## TEST DATASET INITIALISATION

In [1]:
import sys
sys.path.append('../')

import numpy as np
import random
import torch
import torch.nn as nn
import torch.nn.functional as F
import torch.optim as optim
import torch.utils.data as data_utils

import datasets
import importlib
importlib.reload(datasets)

from datasets.utils import dec2bin, dec2base, base2dec
from datasets.random_hierarchy_model import sample_rules, sample_trees, sample_trees_unif

In [2]:
from dataclasses import dataclass
@dataclass
class config:

    device = 'cuda' if torch.cuda.is_available() else 'mps' if torch.backends.mps.is_available() else 'cpu'

    num_features = 64   # The number of values each variable can take (vocabulary size, int).
    num_classes = 64    # The number of classes (int).
    num_synonyms = 32   # The number of synonymic lower-level representations (multiplicity, int).
    tuple_size = 2      # The size of lower-level representations (int).
    num_layers = 2      # The number of levels in the hierarchy (int).

    seed_rules = 12345678
    seed_sample = 56781234
    train_size = 2**17
    test_size = 2**15

config.input_size = config.tuple_size**config.num_layers   # number of pixels, actual input size is (input_size x num_features) because of one-hot encoding
config.num_data = config.num_classes * (config.num_synonyms**((config.tuple_size**config.num_layers-1)//(config.tuple_size-1))) # total number of data
config.sample_complexity = config.num_classes * config.num_synonyms**config.num_layers
print(config.input_size, config.num_data, config.sample_complexity)
print(config.device)

4 2097152 65536
mps


From PRX "How Deep Neural Networks Learn Compositional Data: The Random Hierarchy Model", CNNs trained with $P\gg n m^{L}$ data achieve perfect classification accuracy (config.train_size >> config.sample_complexity)

In [3]:
# generate RHM object (contains train_size + test_size data with the complete tree structure and the rules)
rhm = datasets.RHM(
    v=config.num_features,
    n=config.num_classes,
    m=config.num_synonyms,
    s=config.tuple_size,
    L=config.num_layers,
    seed_rules=config.seed_rules,
    seed_samples=config.seed_sample,
    num_data=config.train_size+config.test_size,
    probs=None,
    transform=None
)

inputs = rhm.trees[config.num_layers]
targets = rhm.trees[0]
print('input: tensor of size', inputs.size())
print('target: tensor of size', targets.size())
print(f'rules: {len(rhm.rules.keys())} tensors of size {rhm.rules[list(rhm.rules.keys())[0]].size()} (v, m, s)')

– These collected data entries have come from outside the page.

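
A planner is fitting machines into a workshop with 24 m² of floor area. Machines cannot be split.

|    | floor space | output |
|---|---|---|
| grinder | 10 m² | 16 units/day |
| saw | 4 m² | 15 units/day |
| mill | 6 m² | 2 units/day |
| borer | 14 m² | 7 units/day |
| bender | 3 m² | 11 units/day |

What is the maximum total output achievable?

44

Allowing fractional choices, the relaxed optimum would be about 45.5, but machines are indivisible.
grinder + saw + bender: floor space 10 + 4 + 3 = 17 ≤ 24, output 16 + 15 + 11 = 42.
grinder + saw + mill + bender: floor space 10 + 4 + 6 + 3 = 23 ≤ 24, output 16 + 15 + 2 + 11 = 44.
grinder + saw + mill: floor space 10 + 4 + 6 = 20 ≤ 24, output 16 + 15 + 2 = 33.
Best is grinder, saw, mill, and bender with total output 44.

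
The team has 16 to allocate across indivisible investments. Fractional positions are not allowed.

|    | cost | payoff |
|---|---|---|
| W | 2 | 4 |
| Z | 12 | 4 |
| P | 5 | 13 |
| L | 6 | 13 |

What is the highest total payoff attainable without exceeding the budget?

P + L: cost 5 + 6 = 11 ≤ 16, payoff 13 + 13 = 26.
W + P: cost 2 + 5 = 7 ≤ 16, payoff 4 + 13 = 17.
W + P + L: cost 2 + 5 + 6 = 13 ≤ 16, payoff 4 + 13 + 13 = 30.
Best is W, P, and L with total payoff 30.

30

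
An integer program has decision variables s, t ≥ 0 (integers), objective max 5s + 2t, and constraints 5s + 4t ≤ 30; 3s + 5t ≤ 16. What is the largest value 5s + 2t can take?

25

(s,t)=(5,0): 5·5+4·0=25≤30, 3·5+5·0=15≤16, objective 25.
(s,t)=(4,0): 5·4+4·0=20≤30, 3·4+5·0=12≤16, objective 20.
The best lattice point is (5,0), giving 25.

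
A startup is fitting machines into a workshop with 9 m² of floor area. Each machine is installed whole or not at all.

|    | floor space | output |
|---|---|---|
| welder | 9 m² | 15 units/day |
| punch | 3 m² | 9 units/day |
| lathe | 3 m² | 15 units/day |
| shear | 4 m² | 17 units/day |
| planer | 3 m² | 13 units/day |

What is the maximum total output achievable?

37

Allowing fractional choices, the relaxed optimum would be about 40.8, but machines are indivisible.
lathe + shear: floor space 3 + 4 = 7 ≤ 9, output 15 + 17 = 32.
shear + planer: floor space 4 + 3 = 7 ≤ 9, output 17 + 13 = 30.
punch + lathe + planer: floor space 3 + 3 + 3 = 9 ≤ 9, output 9 + 15 + 13 = 37.
Best is punch, lathe, and planer with total output 37.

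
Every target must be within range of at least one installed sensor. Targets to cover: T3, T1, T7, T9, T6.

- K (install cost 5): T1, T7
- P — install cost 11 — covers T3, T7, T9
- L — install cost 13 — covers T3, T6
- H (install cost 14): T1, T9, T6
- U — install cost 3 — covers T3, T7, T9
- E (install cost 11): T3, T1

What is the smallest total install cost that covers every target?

17

This is a weighted set-cover instance.
Choose H and U: together they cover T3, T1, T7, T9, T6 — every target.
Total install cost: 14 + 3 = 17.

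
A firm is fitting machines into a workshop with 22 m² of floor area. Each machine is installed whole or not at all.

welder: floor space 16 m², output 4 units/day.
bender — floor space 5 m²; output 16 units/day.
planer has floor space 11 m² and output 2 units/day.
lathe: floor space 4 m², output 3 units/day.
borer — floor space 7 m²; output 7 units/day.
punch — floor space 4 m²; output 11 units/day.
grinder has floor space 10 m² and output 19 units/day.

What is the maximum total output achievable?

This is an integer program with binary decision variables.
Take bender, punch, and grinder: floor space 5 + 4 + 10 = 19 ≤ 22, output 16 + 11 + 19 = 46.
No other feasible combination does better.

46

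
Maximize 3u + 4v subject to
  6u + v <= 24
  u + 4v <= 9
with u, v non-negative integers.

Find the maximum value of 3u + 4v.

Relaxing integrality, the LP optimum is 16.57 at (u,v) = (3.78, 1.3), which is not an integer point.
(u,v)=(3,1): 6·3+1·1=19≤24, 1·3+4·1=7≤9, objective 13.
(u,v)=(4,0): 6·4+1·0=24≤24, 1·4+4·0=4≤9, objective 12.
Maximum is 13 at (u,v)=(3,1).

13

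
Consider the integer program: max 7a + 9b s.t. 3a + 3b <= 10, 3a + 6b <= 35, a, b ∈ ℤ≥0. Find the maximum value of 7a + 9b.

27

(a,b)=(0,3): 3·0+3·3=9≤10, 3·0+6·3=18≤35, objective 27.
(a,b)=(1,2): 3·1+3·2=9≤10, 3·1+6·2=15≤35, objective 25.
(a,b)=(0,2): 3·0+3·2=6≤10, 3·0+6·2=12≤35, objective 18.
Maximum is 27 at (a,b)=(0,3).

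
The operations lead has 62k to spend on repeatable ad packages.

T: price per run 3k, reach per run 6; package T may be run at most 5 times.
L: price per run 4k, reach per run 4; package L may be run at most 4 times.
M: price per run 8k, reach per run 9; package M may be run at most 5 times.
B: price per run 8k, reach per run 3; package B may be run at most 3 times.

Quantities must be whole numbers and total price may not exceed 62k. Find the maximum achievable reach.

This is a bounded integer knapsack.
Take 5×T, 1×L, and 5×M: price 59 ≤ 62, reach 5·6 + 1·4 + 5·9 = 79.
T has the best ratio (6/3) and is taken to its limit of 5; remaining capacity is filled optimally with the others.

79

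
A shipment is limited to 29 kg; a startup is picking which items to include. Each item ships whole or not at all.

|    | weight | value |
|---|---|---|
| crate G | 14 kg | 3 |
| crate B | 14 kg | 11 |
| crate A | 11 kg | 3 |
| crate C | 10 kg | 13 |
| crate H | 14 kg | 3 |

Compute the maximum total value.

crate B + crate C: weight 14 + 10 = 24 ≤ 29, value 11 + 13 = 24.
crate A + crate C: weight 11 + 10 = 21 ≤ 29, value 3 + 13 = 16.
Best is crate B and crate C with total value 24.

24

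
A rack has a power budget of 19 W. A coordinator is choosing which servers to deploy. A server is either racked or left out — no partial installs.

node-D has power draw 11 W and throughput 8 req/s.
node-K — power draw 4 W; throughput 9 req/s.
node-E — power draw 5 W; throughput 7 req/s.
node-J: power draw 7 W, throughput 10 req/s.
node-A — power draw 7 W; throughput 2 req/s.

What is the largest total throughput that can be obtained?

26

This is a 0-1 knapsack instance.
Allowing fractional choices, the relaxed optimum would be about 28.2, but servers are indivisible.
node-K + node-J + node-A: power draw 4 + 7 + 7 = 18 ≤ 19, throughput 9 + 10 + 2 = 21.
node-K + node-E + node-J: power draw 4 + 5 + 7 = 16 ≤ 19, throughput 9 + 7 + 10 = 26.
Best is node-K, node-E, and node-J with total throughput 26.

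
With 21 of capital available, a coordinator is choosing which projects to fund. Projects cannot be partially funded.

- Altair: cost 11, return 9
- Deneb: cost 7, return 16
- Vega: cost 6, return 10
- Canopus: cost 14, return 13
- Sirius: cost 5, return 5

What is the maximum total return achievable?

This is a 0-1 knapsack instance.
Take Deneb, Vega, and Sirius: cost 7 + 6 + 5 = 18 ≤ 21, return 16 + 10 + 5 = 31.
No other feasible combination does better.

31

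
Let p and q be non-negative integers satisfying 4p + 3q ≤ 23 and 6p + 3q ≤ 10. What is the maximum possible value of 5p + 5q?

(p,q)=(0,3): 4·0+3·3=9≤23, 6·0+3·3=9≤10, objective 15.
(p,q)=(0,2): 4·0+3·2=6≤23, 6·0+3·2=6≤10, objective 10.
No feasible integer point exceeds 15.

15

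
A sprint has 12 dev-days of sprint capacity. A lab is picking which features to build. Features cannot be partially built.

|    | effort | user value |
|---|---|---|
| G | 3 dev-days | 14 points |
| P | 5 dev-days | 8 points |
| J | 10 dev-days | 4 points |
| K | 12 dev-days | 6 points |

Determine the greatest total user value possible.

Allowing fractional choices, the relaxed optimum would be about 24.0, but features are indivisible.
G: effort 3 ≤ 12, user value 14.
G + P: effort 3 + 5 = 8 ≤ 12, user value 14 + 8 = 22.
Best is G and P with total user value 22.

22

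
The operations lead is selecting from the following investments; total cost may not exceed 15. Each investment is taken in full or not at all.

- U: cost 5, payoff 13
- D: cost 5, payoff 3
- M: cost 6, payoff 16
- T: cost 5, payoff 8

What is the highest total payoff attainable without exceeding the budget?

This is an integer program with binary decision variables.
Take U and M: cost 5 + 6 = 11 ≤ 15, payoff 13 + 16 = 29.
No other feasible combination does better.

29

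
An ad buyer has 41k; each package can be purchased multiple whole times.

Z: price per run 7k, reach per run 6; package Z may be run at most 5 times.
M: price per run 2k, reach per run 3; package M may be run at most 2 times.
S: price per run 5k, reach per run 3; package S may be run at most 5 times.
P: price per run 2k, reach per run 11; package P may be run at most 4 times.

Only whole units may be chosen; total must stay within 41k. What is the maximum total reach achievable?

74

P has the best ratio (11/2); taking only P gives at most 4×11 = 44 (stopped by the supply cap of 4).
Mixing does better — 4×Z, 2×M, and 4×P: price 40 ≤ 41, reach 4·6 + 2·3 + 4·11 = 74.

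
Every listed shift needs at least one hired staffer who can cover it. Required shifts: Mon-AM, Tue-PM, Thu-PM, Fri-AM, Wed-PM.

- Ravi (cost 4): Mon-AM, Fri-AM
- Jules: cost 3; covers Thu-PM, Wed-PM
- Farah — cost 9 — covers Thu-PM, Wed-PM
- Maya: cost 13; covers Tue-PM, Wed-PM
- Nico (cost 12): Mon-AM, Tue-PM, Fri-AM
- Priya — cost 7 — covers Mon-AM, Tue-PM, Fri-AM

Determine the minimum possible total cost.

10

The greedy cost-per-new-shift heuristic would pick Jules, Ravi, and Priya for 14, but a cheaper cover exists.
Choose Jules and Priya: together they cover Mon-AM, Tue-PM, Thu-PM, Fri-AM, Wed-PM — every shift.
Total cost: 3 + 7 = 10.
No cover costs less than 10.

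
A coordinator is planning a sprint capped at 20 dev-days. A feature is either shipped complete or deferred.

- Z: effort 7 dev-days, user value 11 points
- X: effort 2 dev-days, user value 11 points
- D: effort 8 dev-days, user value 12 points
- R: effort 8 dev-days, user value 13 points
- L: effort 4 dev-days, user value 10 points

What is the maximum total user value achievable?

X + D + R: effort 2 + 8 + 8 = 18 ≤ 20, user value 11 + 12 + 13 = 36.
D + R + L: effort 8 + 8 + 4 = 20 ≤ 20, user value 12 + 13 + 10 = 35.
Z + X + R: effort 7 + 2 + 8 = 17 ≤ 20, user value 11 + 11 + 13 = 35.
Best is X, D, and R with total user value 36.

36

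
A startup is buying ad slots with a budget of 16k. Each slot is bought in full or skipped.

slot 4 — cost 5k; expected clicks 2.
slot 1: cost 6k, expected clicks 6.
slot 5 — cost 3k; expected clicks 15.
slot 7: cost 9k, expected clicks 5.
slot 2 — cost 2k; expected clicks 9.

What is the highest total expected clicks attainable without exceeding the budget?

32

slot 4 + slot 1 + slot 5 + slot 2: cost 5 + 6 + 3 + 2 = 16 ≤ 16, expected clicks 2 + 6 + 15 + 9 = 32.
slot 1 + slot 5 + slot 2: cost 6 + 3 + 2 = 11 ≤ 16, expected clicks 6 + 15 + 9 = 30.
Best is slot 4, slot 1, slot 5, and slot 2 with total expected clicks 32.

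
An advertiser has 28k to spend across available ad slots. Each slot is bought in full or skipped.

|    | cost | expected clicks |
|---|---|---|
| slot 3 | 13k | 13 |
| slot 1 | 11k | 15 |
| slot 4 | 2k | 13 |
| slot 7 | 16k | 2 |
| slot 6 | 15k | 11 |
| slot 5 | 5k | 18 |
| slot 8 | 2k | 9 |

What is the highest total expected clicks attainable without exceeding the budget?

55

Treat it as a binary knapsack problem.
Allowing fractional choices, the relaxed optimum would be about 63.0, but ad slots are indivisible.
slot 4 + slot 6 + slot 5 + slot 8: cost 2 + 15 + 5 + 2 = 24 ≤ 28, expected clicks 13 + 11 + 18 + 9 = 51.
slot 1 + slot 4 + slot 5 + slot 8: cost 11 + 2 + 5 + 2 = 20 ≤ 28, expected clicks 15 + 13 + 18 + 9 = 55.
slot 3 + slot 4 + slot 5 + slot 8: cost 13 + 2 + 5 + 2 = 22 ≤ 28, expected clicks 13 + 13 + 18 + 9 = 53.
Best is slot 1, slot 4, slot 5, and slot 8 with total expected clicks 55.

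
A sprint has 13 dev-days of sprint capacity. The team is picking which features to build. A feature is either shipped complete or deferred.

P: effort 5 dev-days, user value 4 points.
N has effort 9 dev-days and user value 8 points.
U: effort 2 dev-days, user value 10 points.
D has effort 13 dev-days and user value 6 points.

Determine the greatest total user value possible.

N + U: effort 9 + 2 = 11 ≤ 13, user value 8 + 10 = 18.
P + U: effort 5 + 2 = 7 ≤ 13, user value 4 + 10 = 14.
Best is N and U with total user value 18.

18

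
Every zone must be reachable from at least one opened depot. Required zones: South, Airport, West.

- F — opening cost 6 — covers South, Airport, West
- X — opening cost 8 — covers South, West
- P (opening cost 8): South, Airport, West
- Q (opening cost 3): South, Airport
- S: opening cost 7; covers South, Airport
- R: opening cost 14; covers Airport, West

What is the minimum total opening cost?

This is a weighted set-cover instance.
F alone covers South, Airport, West — every zone.
Total opening cost: 6.

6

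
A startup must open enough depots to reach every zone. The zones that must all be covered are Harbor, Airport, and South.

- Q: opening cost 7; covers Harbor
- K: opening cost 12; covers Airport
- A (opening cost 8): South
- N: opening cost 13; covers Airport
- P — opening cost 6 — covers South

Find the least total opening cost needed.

This is an integer covering problem.
Choose Q, K, and P: together they cover Harbor, Airport, South — every zone.
Total opening cost: 7 + 12 + 6 = 25.
No cover costs less than 25.

25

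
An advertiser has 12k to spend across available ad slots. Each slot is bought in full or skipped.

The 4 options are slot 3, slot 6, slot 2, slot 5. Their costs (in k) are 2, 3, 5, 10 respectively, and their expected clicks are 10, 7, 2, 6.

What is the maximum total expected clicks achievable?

19

Allowing fractional choices, the relaxed optimum would be about 21.2, but ad slots are indivisible.
slot 3 + slot 5: cost 2 + 10 = 12 ≤ 12, expected clicks 10 + 6 = 16.
slot 3 + slot 6: cost 2 + 3 = 5 ≤ 12, expected clicks 10 + 7 = 17.
slot 3 + slot 6 + slot 2: cost 2 + 3 + 5 = 10 ≤ 12, expected clicks 10 + 7 + 2 = 19.
Best is slot 3, slot 6, and slot 2 with total expected clicks 19.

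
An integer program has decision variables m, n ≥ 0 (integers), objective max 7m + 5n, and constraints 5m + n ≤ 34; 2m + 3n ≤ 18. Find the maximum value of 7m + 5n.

(m,n)=(6,2) is feasible, giving 52.
(m,n)=(6,1) is feasible, giving 47.
(m,n)=(5,2) is feasible, giving 45.
(m,n)=(6,0) is feasible, giving 42.
The best lattice point is (6,2), giving 52.

52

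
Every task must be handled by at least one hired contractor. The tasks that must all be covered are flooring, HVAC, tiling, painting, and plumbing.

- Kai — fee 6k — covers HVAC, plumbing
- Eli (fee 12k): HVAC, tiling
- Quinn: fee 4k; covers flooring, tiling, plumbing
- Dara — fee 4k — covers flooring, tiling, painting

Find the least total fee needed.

10

The greedy cost-per-new-task heuristic would pick Quinn, Dara, and Kai for 14, but a cheaper cover exists.
Choose Kai and Dara: together they cover flooring, HVAC, tiling, painting, plumbing — every task.
Total fee: 6 + 4 = 10.
No cover costs less than 10.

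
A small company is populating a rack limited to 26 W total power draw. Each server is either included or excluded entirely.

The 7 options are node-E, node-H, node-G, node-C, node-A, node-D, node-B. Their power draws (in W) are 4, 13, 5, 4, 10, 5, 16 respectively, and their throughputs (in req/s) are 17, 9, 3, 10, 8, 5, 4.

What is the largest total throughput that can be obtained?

41

Take node-E, node-H, node-C, and node-D: power draw 4 + 13 + 4 + 5 = 26 ≤ 26, throughput 17 + 9 + 10 + 5 = 41.
No other feasible combination does better.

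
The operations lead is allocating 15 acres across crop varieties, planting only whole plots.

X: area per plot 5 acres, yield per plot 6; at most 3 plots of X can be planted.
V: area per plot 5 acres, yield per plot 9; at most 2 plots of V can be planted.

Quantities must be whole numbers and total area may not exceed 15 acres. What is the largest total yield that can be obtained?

24

V has the best ratio (9/5); taking only V gives at most 2×9 = 18 (stopped by the supply cap of 2).
Mixing does better — 1×X and 2×V: area 15 ≤ 15, yield 1·6 + 2·9 = 24.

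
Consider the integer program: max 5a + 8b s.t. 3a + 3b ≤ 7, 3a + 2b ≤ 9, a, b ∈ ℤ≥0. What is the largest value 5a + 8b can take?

16

The continuous relaxation peaks at (0, 2.33) with value 18.67; rounding to a feasible lattice point costs some objective.
(a,b)=(0,2): 3·0+3·2=6≤7, 3·0+2·2=4≤9, objective 16.
(a,b)=(1,1): 3·1+3·1=6≤7, 3·1+2·1=5≤9, objective 13.
(a,b)=(0,1): 3·0+3·1=3≤7, 3·0+2·1=2≤9, objective 8.
Maximum is 16 at (a,b)=(0,2).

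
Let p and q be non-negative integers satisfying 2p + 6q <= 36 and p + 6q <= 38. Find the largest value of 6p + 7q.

108

(p,q)=(18,0): 2·18+6·0=36≤36, 1·18+6·0=18≤38, objective 108.
(p,q)=(17,0): 2·17+6·0=34≤36, 1·17+6·0=17≤38, objective 102.
No feasible integer point exceeds 108.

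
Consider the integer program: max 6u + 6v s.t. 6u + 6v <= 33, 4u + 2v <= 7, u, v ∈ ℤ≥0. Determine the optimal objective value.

18

(u,v)=(0,3) is feasible, giving 18.
(u,v)=(0,2) is feasible, giving 12.
No feasible integer point exceeds 18.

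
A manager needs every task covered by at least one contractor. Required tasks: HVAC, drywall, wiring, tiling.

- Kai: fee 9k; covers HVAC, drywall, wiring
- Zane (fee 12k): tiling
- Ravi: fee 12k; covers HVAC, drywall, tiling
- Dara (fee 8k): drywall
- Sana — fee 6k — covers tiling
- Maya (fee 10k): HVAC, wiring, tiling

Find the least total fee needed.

15

This is a weighted set-cover instance.
Choose Kai and Sana: together they cover HVAC, drywall, wiring, tiling — every task.
Total fee: 9 + 6 = 15.
No cover costs less than 15.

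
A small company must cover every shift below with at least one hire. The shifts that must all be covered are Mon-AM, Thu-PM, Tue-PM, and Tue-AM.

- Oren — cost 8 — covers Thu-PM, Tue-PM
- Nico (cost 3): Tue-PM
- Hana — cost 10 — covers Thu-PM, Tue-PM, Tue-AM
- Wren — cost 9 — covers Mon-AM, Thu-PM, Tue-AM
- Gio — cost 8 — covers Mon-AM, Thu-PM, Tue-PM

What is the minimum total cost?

12

The greedy cost-per-new-shift heuristic would pick Gio and Wren for 17, but a cheaper cover exists.
Choose Nico and Wren: together they cover Mon-AM, Thu-PM, Tue-PM, Tue-AM — every shift.
Total cost: 3 + 9 = 12.
No cover costs less than 12.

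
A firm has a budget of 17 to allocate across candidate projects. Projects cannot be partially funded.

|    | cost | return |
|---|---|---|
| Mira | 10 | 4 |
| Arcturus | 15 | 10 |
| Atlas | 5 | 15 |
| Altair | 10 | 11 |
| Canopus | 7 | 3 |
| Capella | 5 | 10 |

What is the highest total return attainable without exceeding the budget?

Allowing fractional choices, the relaxed optimum would be about 32.7, but projects are indivisible.
Atlas + Altair: cost 5 + 10 = 15 ≤ 17, return 15 + 11 = 26.
Atlas + Canopus + Capella: cost 5 + 7 + 5 = 17 ≤ 17, return 15 + 3 + 10 = 28.
Atlas + Capella: cost 5 + 5 = 10 ≤ 17, return 15 + 10 = 25.
Best is Atlas, Canopus, and Capella with total return 28.

28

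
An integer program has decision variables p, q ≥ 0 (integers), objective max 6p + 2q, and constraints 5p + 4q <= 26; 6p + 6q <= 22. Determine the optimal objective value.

The continuous relaxation peaks at (3.67, 0) with value 22.00; rounding to a feasible lattice point costs some objective.
(p,q)=(3,0): 5·3+4·0=15≤26, 6·3+6·0=18≤22, objective 18.
(p,q)=(2,1): 5·2+4·1=14≤26, 6·2+6·1=18≤22, objective 14.
(p,q)=(2,0): 5·2+4·0=10≤26, 6·2+6·0=12≤22, objective 12.
Maximum is 18 at (p,q)=(3,0).

18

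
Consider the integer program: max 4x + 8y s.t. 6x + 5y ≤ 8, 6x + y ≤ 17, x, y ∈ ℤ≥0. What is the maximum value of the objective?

The continuous relaxation peaks at (0, 1.6) with value 12.80; rounding to a feasible lattice point costs some objective.
(x,y)=(0,1): 6·0+5·1=5≤8, 6·0+1·1=1≤17, objective 8.
(x,y)=(1,0): 6·1+5·0=6≤8, 6·1+1·0=6≤17, objective 4.
(x,y)=(0,0): 6·0+5·0=0≤8, 6·0+1·0=0≤17, objective 0.
The best lattice point is (0,1), giving 8.

8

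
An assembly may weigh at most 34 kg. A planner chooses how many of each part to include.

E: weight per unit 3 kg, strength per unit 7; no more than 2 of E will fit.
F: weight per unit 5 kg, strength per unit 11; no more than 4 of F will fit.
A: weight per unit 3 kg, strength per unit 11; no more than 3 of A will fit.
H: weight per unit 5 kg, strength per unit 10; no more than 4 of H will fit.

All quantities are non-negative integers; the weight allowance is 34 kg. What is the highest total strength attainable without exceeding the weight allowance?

87

3×F, 3×A, and 2×H: weight 34 ≤ 34, strength 3·11 + 3·11 + 2·10 = 86.
4×F, 3×A, and 1×H: weight 34 ≤ 34, strength 4·11 + 3·11 + 1·10 = 87.
Best is 87.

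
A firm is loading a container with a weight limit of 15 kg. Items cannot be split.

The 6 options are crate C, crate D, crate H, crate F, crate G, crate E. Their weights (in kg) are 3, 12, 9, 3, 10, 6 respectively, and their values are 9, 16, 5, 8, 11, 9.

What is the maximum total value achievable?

Treat it as a binary knapsack problem.
Allowing fractional choices, the relaxed optimum would be about 30.0, but items are indivisible.
crate C + crate F + crate E: weight 3 + 3 + 6 = 12 ≤ 15, value 9 + 8 + 9 = 26.
crate D + crate F: weight 12 + 3 = 15 ≤ 15, value 16 + 8 = 24.
crate C + crate D: weight 3 + 12 = 15 ≤ 15, value 9 + 16 = 25.
Best is crate C, crate F, and crate E with total value 26.

26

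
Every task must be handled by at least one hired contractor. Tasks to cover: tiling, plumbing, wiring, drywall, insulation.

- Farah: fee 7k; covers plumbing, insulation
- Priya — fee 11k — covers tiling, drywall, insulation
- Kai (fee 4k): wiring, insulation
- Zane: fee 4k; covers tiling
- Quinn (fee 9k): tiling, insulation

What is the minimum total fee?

22

The greedy cost-per-new-task heuristic would pick Kai, Zane, Farah, and Priya for 26, but a cheaper cover exists.
Choose Farah, Priya, and Kai: together they cover tiling, plumbing, wiring, drywall, insulation — every task.
Total fee: 7 + 11 + 4 = 22.
No cover costs less than 22.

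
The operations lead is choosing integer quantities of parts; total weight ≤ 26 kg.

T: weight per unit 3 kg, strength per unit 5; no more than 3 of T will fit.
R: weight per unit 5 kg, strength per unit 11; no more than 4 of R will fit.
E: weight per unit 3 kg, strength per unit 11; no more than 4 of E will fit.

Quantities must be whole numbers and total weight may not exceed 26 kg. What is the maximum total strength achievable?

71

Take 1×T, 2×R, and 4×E: weight 25 ≤ 26, strength 1·5 + 2·11 + 4·11 = 71.
E has the best ratio (11/3) and is taken to its limit of 4; remaining capacity is filled optimally with the others.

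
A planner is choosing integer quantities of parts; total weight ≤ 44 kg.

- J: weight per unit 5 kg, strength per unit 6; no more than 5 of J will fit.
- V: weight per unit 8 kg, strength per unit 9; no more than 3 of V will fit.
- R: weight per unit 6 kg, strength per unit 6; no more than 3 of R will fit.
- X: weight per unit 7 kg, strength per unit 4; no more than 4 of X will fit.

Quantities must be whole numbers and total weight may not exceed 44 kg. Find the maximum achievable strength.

2×J, 2×V, and 3×R: weight 44 ≤ 44, strength 2·6 + 2·9 + 3·6 = 48.
4×J and 3×V: weight 44 ≤ 44, strength 4·6 + 3·9 = 51.
Best is 51.

51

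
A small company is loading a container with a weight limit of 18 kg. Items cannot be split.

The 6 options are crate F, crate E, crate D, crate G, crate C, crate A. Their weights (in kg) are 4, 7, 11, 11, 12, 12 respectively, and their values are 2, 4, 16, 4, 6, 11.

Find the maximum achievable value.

20

Take crate E and crate D: weight 7 + 11 = 18 ≤ 18, value 4 + 16 = 20.
No other feasible combination does better.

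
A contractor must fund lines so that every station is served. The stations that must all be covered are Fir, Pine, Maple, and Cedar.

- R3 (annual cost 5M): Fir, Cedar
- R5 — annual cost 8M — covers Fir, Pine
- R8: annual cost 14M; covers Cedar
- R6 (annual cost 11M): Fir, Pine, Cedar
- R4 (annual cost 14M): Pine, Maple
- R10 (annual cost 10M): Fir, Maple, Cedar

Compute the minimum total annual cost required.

Choose R5 and R10: together they cover Fir, Pine, Maple, Cedar — every station.
Total annual cost: 8 + 10 = 18.

18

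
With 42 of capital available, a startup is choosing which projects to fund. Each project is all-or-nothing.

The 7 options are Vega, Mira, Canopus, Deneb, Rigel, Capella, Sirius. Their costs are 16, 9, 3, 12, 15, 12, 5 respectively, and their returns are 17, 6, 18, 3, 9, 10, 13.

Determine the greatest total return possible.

Vega + Canopus + Capella + Sirius: cost 16 + 3 + 12 + 5 = 36 ≤ 42, return 17 + 18 + 10 + 13 = 58.
Vega + Canopus + Rigel + Sirius: cost 16 + 3 + 15 + 5 = 39 ≤ 42, return 17 + 18 + 9 + 13 = 57.
Vega + Mira + Canopus + Sirius: cost 16 + 9 + 3 + 5 = 33 ≤ 42, return 17 + 6 + 18 + 13 = 54.
Best is Vega, Canopus, Capella, and Sirius with total return 58.

58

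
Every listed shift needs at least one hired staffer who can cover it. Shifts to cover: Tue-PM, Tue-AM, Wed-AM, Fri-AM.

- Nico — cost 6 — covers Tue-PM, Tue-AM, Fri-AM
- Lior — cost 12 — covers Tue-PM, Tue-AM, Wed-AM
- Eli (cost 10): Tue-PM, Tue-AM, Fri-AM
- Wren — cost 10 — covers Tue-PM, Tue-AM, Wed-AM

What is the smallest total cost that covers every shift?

Choose Nico and Wren: together they cover Tue-PM, Tue-AM, Wed-AM, Fri-AM — every shift.
Total cost: 6 + 10 = 16.
No cover costs less than 16.

16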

input: tensor of size torch.Size([163840, 4])
target: tensor of size torch.Size([163840])
rules: 2 tensors of size torch.Size([64, 32, 2]) (v, m, s)


## Generating data from given rules

In [4]:
# here I generate random rules, but they could be taken from a file or another simulation
seed_rules = random.randint(10000000,99999999)
rules = sample_rules( config.num_features, config.num_classes, config.num_synonyms, config.tuple_size, config.num_layers, seed=seed_rules)

In [5]:
dataset_size = 1024
seed_samples = random.randint(10000000,99999999)

trees = sample_trees(dataset_size, rules, prior=None, probs=None, seed=seed_samples)
inputs = trees[config.num_layers]
targets = trees[0]